Samedi 7 avril. 11h48. Notre train entre en gare de Lille Flandres.

Comme conseillé, nous faisons attention au marche-pied en descendant du train. Sur le quai, le vent frais du Nord parcourt déjà nos cheveux soyeux, fouette nos visages de jeunes loups affamés de pavés. Col relevés, sac sur le dos, le pas pressé, nous slalomons entre les quidams afin de rejoindre au plus vite la boutique Europcar.

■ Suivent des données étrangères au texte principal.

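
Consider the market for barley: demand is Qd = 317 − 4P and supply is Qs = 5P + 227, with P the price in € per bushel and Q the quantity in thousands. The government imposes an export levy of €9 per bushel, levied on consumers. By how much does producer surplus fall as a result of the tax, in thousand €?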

"Location de voitures et utilitaires". Nous entrons, égrenons nos noms. A peine le temps d’entrapercevoir le prospectus délicieusement posé devant nous, le couperet tombe : "Ce sera une Citroën C1… elle est rouge !", nous informe l’employé, tout de vert vêtu, comme l’exige sans doute le code éthique de son entreprise.

C’est dans cette automobile bon marché de marque française – petit mais fonctionnel – que nous nous apprêtons à passer les vingt-quatre prochaines heures de notre vie. Nuit comprise. L’expérience promet d’être belle.

Peur sur la ville

Notre interlocuteur, de bonne humeur, sans même se douter de notre plan diabolique, se lance dans l’humour, sûr de lui. Notre chèque de caution dans la main droite, il lance, guilleret :

« La voiture est donc désormais sous votre responsabilité ! Après, je me doute bien que vous n’allez pas dormir dedans non plus ! » (rires)

Silence gêné et gênant. Pas refroidi pour un sou, il décide de ne pas s’arrêter en si bon chemin. Et ajoute :

« Après, si ça vous intéresse, je connais un bon ostéopathe ! » (rires)

A deux pas de la boutique, deux grands types s’avancent vers nous. Crânes rasés, oreilles légèrement décollées, Bombers noirs et Rangers aux pieds.

"Excusez-nous, on est Belges et on cherche une armurerie dans le coin. Ça vous dit quelque chose ?"

La question nous prend de court. Sans sourciller, nous leur indiquons toutefois la marche à suivre. Les deux bonshommes nous remercient. "Et bien, bonnes emplettes messieurs", répond alors l’un de nous, peu farouche.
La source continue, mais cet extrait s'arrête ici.